After receiving the award, Fiona Shaw shared her gratitude and inspiring remarks with performers, guests, the festival team, and press gathered at the ceremony. Commenting on solo performances as a genre, Ms. Shaw said “They are concertos and the audience is the orchestra, as much as anything else.”
Fiona Shaw joined the list of award recipients, including Anna Deavere Smith for Let Me Down Easy (2010), Patti LuPone for The Gypsy in My Soul (2011), and John Leguizamo for Ghetto Klown (2012).
A versatile and chameleon‑like performer, Scottish‑born Alan Cumming (photo by Francis Hill) never fails to surprise audiences by reinventing classic characters like the Emcee in Cabaret, for which Mr. Cumming won accolades in London and New York. Mr. Cumming as Macbeth in the Scottish play seems both a provocative and inevitable marriage of actor and role, but in this electrifying one‑man adaptation, he plays every other character as well – a testament to his fearlessness and virtuosity.
Actor and comedian Alec Mapa, a longtime contributor to countless films and television shows, has made an indelible contribution as an advocate for the LGBT community. He received the Davidson Valentini GLAAD award for his humanitarian work, and toured the country to raise funds for the Human Rights Campaign and the Matthew Shepard Foundation. His recent autobiographical one‑man show Baby Daddy is a compelling tale of his experiences with adoption and parenthood.
It is difficult to overstate the legendary Bette Midler‘s contributions to popular culture, from her award‑winning albums to her film work to her humanitarianism. Having made her Broadway debut in the original production of Fiddler on the Roof, Ms. Midler returns to Broadway for the first time in over thirty years with I’ll Eat You Last: A Chat With Sue Mengers, a solo play about the captivating Hollywood talent agent.

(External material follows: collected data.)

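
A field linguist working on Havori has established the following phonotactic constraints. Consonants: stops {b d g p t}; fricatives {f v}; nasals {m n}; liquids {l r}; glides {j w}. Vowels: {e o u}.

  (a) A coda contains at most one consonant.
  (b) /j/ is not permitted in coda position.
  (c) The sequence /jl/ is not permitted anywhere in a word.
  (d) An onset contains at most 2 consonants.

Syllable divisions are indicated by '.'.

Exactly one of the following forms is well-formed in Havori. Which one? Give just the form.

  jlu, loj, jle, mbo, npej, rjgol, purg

jlu — violates constraint (c): contains banned sequence /jl/ → ill-formed
loj — violates constraint (b): syllable 1 coda contains /j/ → ill-formed
jle — violates constraint (c): contains banned sequence /jl/ → ill-formed
mbo — σ1 onset /mb/ (2C), coda /∅/ ok → well-formed
npej — violates constraint (b): syllable 1 coda contains /j/ → ill-formed
rjgol — violates constraint (d): syllable 1 onset /rjg/ has 3 consonants (> 2) → ill-formed
purg — violates constraint (a): syllable 1 coda /rg/ has 2 consonants (> 1) → ill-formed

mbo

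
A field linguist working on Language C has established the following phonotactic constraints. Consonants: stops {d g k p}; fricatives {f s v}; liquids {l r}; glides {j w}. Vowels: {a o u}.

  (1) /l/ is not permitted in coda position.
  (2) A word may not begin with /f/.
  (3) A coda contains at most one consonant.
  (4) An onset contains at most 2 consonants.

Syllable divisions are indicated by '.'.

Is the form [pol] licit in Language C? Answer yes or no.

no

[pol] — violates constraint 1: syllable 1 coda contains /l/ → illicit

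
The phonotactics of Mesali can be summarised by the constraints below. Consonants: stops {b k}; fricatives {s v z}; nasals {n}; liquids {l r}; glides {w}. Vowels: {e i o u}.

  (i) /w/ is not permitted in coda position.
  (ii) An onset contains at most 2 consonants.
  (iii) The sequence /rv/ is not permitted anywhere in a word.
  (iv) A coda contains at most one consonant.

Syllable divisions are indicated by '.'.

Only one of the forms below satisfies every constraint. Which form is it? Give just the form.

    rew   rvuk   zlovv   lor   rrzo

lor

rew — violates constraint (i): syllable 1 coda contains /w/ → ill-formed
rvuk — violates constraint (iii): contains banned sequence /rv/ → ill-formed
zlovv — violates constraint (iv): syllable 1 coda /vv/ has 2 consonants (> 1) → ill-formed
lor — σ1 onset /l/, coda /r/ ok → well-formed
rrzo — violates constraint (ii): syllable 1 onset /rrz/ has 3 consonants (> 2) → ill-formed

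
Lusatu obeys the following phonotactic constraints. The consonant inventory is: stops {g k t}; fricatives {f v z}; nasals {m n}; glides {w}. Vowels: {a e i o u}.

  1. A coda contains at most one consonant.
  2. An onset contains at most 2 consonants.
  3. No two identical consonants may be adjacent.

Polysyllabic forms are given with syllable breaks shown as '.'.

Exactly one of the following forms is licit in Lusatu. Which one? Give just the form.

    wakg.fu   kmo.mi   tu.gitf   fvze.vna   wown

wakg.fu — violates constraint 1: syllable 1 coda /kg/ has 2 consonants (> 1) → illicit
kmo.mi — σ1 onset /km/ (2C), coda /∅/ ok; σ2 onset /m/, coda /∅/ ok → licit
tu.gitf — violates constraint 1: syllable 2 coda /tf/ has 2 consonants (> 1) → illicit
fvze.vna — violates constraint 2: syllable 1 onset /fvz/ has 3 consonants (> 2) → illicit
wown — violates constraint 1: syllable 1 coda /wn/ has 2 consonants (> 1) → illicit

kmo.mi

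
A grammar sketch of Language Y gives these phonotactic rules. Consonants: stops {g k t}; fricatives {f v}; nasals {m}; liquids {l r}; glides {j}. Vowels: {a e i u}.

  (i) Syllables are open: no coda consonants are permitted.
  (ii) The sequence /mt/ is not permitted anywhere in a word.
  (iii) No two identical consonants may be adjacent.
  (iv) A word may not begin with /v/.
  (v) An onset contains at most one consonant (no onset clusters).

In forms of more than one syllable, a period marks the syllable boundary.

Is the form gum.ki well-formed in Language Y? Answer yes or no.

gum.ki — violates constraint (i): syllable 1 coda /m/ has 1 consonant (> 0) → ill-formed

no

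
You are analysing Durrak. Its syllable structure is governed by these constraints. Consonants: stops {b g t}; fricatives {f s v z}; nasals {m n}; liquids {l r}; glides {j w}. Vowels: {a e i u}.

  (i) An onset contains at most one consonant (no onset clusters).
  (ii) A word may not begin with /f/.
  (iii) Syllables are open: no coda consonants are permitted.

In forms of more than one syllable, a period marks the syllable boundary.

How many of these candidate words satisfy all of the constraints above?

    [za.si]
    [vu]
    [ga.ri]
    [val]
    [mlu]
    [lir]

[za.si] — σ1 onset /z/, coda /∅/ ok; σ2 onset /s/, coda /∅/ ok → phonotactically legal
[vu] — σ1 onset /v/, coda /∅/ ok → phonotactically legal
[ga.ri] — σ1 onset /g/, coda /∅/ ok; σ2 onset /r/, coda /∅/ ok → phonotactically legal
[val] — violates constraint (iii): syllable 1 coda /l/ has 1 consonant (> 0) → phonotactically illegal
[mlu] — violates constraint (i): syllable 1 onset /ml/ has 2 consonants (> 1) → phonotactically illegal
[lir] — violates constraint (iii): syllable 1 coda /r/ has 1 consonant (> 0) → phonotactically illegal
Phonotactically legal: [za.si], [vu], [ga.ri] → 3.

3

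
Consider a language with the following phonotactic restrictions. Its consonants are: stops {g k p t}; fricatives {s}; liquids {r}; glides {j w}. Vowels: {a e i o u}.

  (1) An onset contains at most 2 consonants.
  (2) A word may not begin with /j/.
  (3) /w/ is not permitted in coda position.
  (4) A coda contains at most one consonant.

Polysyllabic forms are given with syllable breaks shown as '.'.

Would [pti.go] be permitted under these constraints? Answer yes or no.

[pti.go] — σ1 onset /pt/ (2C), coda /∅/ ok; σ2 onset /g/, coda /∅/ ok → permitted

yes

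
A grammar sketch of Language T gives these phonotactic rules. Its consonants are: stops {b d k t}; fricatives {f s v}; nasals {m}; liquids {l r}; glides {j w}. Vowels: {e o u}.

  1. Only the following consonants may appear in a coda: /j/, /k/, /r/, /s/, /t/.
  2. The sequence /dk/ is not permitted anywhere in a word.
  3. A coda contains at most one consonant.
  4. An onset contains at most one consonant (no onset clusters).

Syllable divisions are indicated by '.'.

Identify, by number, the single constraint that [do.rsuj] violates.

4

[do.rsuj]: syllable 2 onset /rs/ has 2 consonants (> 1).
This is a violation of constraint 4: "An onset contains at most one consonant (no onset clusters)."
The remaining constraints (1, 2, 3) are satisfied.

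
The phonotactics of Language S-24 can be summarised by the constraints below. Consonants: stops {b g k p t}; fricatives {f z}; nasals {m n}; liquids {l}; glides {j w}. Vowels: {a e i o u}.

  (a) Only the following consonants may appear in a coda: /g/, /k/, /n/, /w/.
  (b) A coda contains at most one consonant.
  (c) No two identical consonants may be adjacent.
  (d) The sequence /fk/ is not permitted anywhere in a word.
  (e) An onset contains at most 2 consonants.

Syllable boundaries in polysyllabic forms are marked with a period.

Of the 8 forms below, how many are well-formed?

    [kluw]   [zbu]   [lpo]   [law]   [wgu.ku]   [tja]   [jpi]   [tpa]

8

[kluw] — σ1 onset /kl/ (2C), coda /w/ ok → well-formed
[zbu] — σ1 onset /zb/ (2C), coda /∅/ ok → well-formed
[lpo] — σ1 onset /lp/ (2C), coda /∅/ ok → well-formed
[law] — σ1 onset /l/, coda /w/ ok → well-formed
[wgu.ku] — σ1 onset /wg/ (2C), coda /∅/ ok; σ2 onset /k/, coda /∅/ ok → well-formed
[tja] — σ1 onset /tj/ (2C), coda /∅/ ok → well-formed
[jpi] — σ1 onset /jp/ (2C), coda /∅/ ok → well-formed
[tpa] — σ1 onset /tp/ (2C), coda /∅/ ok → well-formed
Well-formed: [kluw], [zbu], [lpo], [law], [wgu.ku], [tja], [jpi], [tpa] → 8.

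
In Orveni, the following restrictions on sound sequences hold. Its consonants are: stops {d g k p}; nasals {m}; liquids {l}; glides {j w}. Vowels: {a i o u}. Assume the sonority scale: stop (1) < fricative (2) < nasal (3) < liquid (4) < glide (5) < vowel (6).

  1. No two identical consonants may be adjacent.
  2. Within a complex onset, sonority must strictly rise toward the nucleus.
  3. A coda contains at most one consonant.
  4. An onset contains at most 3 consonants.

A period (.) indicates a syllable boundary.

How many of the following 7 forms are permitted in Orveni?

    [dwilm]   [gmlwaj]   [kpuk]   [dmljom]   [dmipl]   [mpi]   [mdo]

0

[dwilm] — violates constraint 3: syllable 1 coda /lm/ has 2 consonants (> 1) → not permitted
[gmlwaj] — violates constraint 4: syllable 1 onset /gmlw/ has 4 consonants (> 3) → not permitted
[kpuk] — violates constraint 2: syllable 1 onset /kp/: /k/ (stop, 1) → /p/ (stop, 1) does not rise → not permitted
[dmljom] — violates constraint 4: syllable 1 onset /dmlj/ has 4 consonants (> 3) → not permitted
[dmipl] — violates constraint 3: syllable 1 coda /pl/ has 2 consonants (> 1) → not permitted
[mpi] — violates constraint 2: syllable 1 onset /mp/: /m/ (nasal, 3) → /p/ (stop, 1) does not rise → not permitted
[mdo] — violates constraint 2: syllable 1 onset /md/: /m/ (nasal, 3) → /d/ (stop, 1) does not rise → not permitted
No form is permitted → 0.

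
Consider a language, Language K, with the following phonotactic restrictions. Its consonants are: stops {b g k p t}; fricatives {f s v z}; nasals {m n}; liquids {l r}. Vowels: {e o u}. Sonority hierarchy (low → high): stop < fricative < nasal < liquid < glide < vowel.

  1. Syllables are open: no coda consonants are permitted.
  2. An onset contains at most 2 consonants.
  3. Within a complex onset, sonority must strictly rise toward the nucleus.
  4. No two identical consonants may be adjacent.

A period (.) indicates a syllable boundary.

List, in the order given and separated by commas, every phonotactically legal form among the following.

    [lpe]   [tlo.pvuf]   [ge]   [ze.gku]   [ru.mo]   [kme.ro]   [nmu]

[lpe] — violates constraint 3: syllable 1 onset /lp/: /l/ (liquid, 4) → /p/ (stop, 1) does not rise → phonotactically illegal
[tlo.pvuf] — violates constraint 1: syllable 2 coda /f/ has 1 consonant (> 0) → phonotactically illegal
[ge] — σ1 onset /g/, coda /∅/ ok → phonotactically legal
[ze.gku] — violates constraint 3: syllable 2 onset /gk/: /g/ (stop, 1) → /k/ (stop, 1) does not rise → phonotactically illegal
[ru.mo] — σ1 onset /r/, coda /∅/ ok; σ2 onset /m/, coda /∅/ ok → phonotactically legal
[kme.ro] — σ1 onset /km/ (1→3 rises), coda /∅/ ok; σ2 onset /r/, coda /∅/ ok → phonotactically legal
[nmu] — violates constraint 3: syllable 1 onset /nm/: /n/ (nasal, 3) → /m/ (nasal, 3) does not rise → phonotactically illegal

[ge], [ru.mo], [kme.ro]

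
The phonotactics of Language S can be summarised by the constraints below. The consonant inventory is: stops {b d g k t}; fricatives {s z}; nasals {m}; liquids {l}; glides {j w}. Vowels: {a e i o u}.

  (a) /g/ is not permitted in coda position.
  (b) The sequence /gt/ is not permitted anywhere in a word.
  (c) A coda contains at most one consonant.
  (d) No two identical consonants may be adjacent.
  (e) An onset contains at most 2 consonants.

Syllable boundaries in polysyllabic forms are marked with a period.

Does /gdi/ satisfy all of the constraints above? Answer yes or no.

yes

/gdi/ — σ1 onset /gd/ (2C), coda /∅/ ok → well-formed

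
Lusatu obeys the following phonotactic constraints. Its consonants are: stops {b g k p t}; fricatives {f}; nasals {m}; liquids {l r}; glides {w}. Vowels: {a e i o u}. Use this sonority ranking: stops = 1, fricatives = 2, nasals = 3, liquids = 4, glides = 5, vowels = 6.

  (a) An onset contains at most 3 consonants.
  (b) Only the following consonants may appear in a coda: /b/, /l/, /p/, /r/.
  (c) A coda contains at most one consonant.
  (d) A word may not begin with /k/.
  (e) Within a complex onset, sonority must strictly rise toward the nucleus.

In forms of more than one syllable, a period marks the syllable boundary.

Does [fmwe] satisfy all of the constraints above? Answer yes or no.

[fmwe] — σ1 onset /fmw/ (2→3→5 rises), coda /∅/ ok → phonotactically legal

yes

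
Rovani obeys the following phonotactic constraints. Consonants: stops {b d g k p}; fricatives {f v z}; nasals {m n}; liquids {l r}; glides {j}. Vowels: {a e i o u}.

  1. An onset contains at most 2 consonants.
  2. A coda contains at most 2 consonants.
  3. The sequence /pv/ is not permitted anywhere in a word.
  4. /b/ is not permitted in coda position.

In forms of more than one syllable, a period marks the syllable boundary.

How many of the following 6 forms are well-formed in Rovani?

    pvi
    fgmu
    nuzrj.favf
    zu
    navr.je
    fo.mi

pvi — violates constraint 3: contains banned sequence /pv/ → ill-formed
fgmu — violates constraint 1: syllable 1 onset /fgm/ has 3 consonants (> 2) → ill-formed
nuzrj.favf — violates constraint 2: syllable 1 coda /zrj/ has 3 consonants (> 2) → ill-formed
zu — σ1 onset /z/, coda /∅/ ok → well-formed
navr.je — σ1 onset /n/, coda /vr/ (2C) ok; σ2 onset /j/, coda /∅/ ok → well-formed
fo.mi — σ1 onset /f/, coda /∅/ ok; σ2 onset /m/, coda /∅/ ok → well-formed
Well-formed: zu, navr.je, fo.mi → 3.

3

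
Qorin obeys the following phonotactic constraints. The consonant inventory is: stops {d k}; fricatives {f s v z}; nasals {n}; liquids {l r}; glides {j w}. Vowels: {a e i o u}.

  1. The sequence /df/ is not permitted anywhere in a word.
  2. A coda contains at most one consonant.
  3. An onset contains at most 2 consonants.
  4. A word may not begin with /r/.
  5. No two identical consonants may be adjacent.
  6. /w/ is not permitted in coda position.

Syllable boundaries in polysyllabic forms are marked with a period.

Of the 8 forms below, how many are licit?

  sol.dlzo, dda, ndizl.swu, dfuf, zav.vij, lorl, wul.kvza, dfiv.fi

sol.dlzo — violates constraint 3: syllable 2 onset /dlz/ has 3 consonants (> 2) → illicit
dda — violates constraint 5: adjacent identical consonants /dd/ → illicit
ndizl.swu — violates constraint 2: syllable 1 coda /zl/ has 2 consonants (> 1) → illicit
dfuf — violates constraint 1: contains banned sequence /df/ → illicit
zav.vij — violates constraint 5: adjacent identical consonants /vv/ → illicit
lorl — violates constraint 2: syllable 1 coda /rl/ has 2 consonants (> 1) → illicit
wul.kvza — violates constraint 3: syllable 2 onset /kvz/ has 3 consonants (> 2) → illicit
dfiv.fi — violates constraint 1: contains banned sequence /df/ → illicit
No form is licit → 0.

0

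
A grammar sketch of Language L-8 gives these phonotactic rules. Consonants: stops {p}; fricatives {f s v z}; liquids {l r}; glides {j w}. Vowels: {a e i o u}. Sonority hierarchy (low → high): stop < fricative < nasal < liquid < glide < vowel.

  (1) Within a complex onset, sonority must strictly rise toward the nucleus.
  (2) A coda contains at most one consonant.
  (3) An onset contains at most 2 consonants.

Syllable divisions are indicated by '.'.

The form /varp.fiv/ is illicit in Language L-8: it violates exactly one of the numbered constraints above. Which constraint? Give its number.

2

/varp.fiv/: syllable 1 coda /rp/ has 2 consonants (> 1).
This is a violation of constraint 2: "A coda contains at most one consonant."
The remaining constraints (1, 3) are satisfied.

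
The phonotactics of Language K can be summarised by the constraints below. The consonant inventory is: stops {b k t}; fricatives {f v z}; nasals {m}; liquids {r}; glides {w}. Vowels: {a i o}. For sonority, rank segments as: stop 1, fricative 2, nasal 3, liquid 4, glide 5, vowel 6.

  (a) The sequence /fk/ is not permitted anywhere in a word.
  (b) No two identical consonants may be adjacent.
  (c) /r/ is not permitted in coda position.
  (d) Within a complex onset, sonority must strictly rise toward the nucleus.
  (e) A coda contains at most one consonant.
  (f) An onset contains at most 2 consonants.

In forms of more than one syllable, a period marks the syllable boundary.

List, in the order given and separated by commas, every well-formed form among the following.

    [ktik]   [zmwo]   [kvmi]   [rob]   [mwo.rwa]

[ktik] — violates constraint (d): syllable 1 onset /kt/: /k/ (stop, 1) → /t/ (stop, 1) does not rise → ill-formed
[zmwo] — violates constraint (f): syllable 1 onset /zmw/ has 3 consonants (> 2) → ill-formed
[kvmi] — violates constraint (f): syllable 1 onset /kvm/ has 3 consonants (> 2) → ill-formed
[rob] — σ1 onset /r/, coda /b/ ok → well-formed
[mwo.rwa] — σ1 onset /mw/ (3→5 rises), coda /∅/ ok; σ2 onset /rw/ (4→5 rises), coda /∅/ ok → well-formed

[rob], [mwo.rwa]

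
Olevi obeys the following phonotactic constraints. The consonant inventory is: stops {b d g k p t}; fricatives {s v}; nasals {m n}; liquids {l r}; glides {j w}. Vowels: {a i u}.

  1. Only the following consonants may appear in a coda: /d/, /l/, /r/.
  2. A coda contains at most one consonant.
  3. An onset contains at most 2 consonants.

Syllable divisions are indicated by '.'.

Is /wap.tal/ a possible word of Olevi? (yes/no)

/wap.tal/ — violates constraint 1: syllable 1 coda contains /p/, which is not a licensed coda consonant → ill-formed

no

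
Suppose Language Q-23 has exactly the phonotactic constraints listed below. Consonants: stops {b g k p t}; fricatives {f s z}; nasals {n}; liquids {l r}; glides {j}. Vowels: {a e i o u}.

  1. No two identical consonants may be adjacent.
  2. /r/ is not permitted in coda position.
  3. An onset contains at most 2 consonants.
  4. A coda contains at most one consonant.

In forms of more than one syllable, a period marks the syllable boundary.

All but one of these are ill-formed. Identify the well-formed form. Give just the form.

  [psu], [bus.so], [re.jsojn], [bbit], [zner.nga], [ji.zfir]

[psu]

[psu] — σ1 onset /ps/ (2C), coda /∅/ ok → well-formed
[bus.so] — violates constraint 1: adjacent identical consonants /ss/ → ill-formed
[re.jsojn] — violates constraint 4: syllable 2 coda /jn/ has 2 consonants (> 1) → ill-formed
[bbit] — violates constraint 1: adjacent identical consonants /bb/ → ill-formed
[zner.nga] — violates constraint 2: syllable 1 coda contains /r/ → ill-formed
[ji.zfir] — violates constraint 2: syllable 2 coda contains /r/ → ill-formed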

Anthony Rapp, best‑known and beloved for originating the role of Mark Cohen in Rent, is more recently recognized for the remarkable Without You, a memoir and autobiographical solo show about Mr. Rapp’s early experiences with Rent and his relationship with his mother. This heartfelt performance is a thoughtful rumination on identity, memory, and grief that resonated with audiences worldwide.
William Shatner became a celebrated household name with his portrayal of Captain Kirk in television and film versions of the science fiction phenomenon Star Trek. Mr. Shatner reflected on his distinguished life and career in the solo show Shatner’s World: We Just Live in It, which played Broadways and nationwide, and reminded audiences of the vast scope of Mr. Shatner’s contribution to American culture over many decades.
The preeminent Irish actress Fiona Shaw is renowned for her interpretation of classic roles including Medea, Hedda Gabler, and Mother Courage. In The Testament of Mary, she takes on the challenge of perhaps the most iconic female figure with her portrayal of the Virgin Mary twenty years after the crucifixion. Ms. Shaw’s delicate and provocative performance depicts a grieving mother whose finds her personal tragedy encroached upon by other agendas.
Holland Taylor, who has had a diverse and outstanding career in theater, television and film, has written and is performing a solo play about Ann Richards, the larger‑than‑life charismatic Texas governor whose tenure preceded George W. Bush’s. Ms. Taylor, known also for her charitable work, won an Emmy for her role in The Practice in 1999, and her return to Broadway is a welcome and exciting tribute from one indomitable woman to another.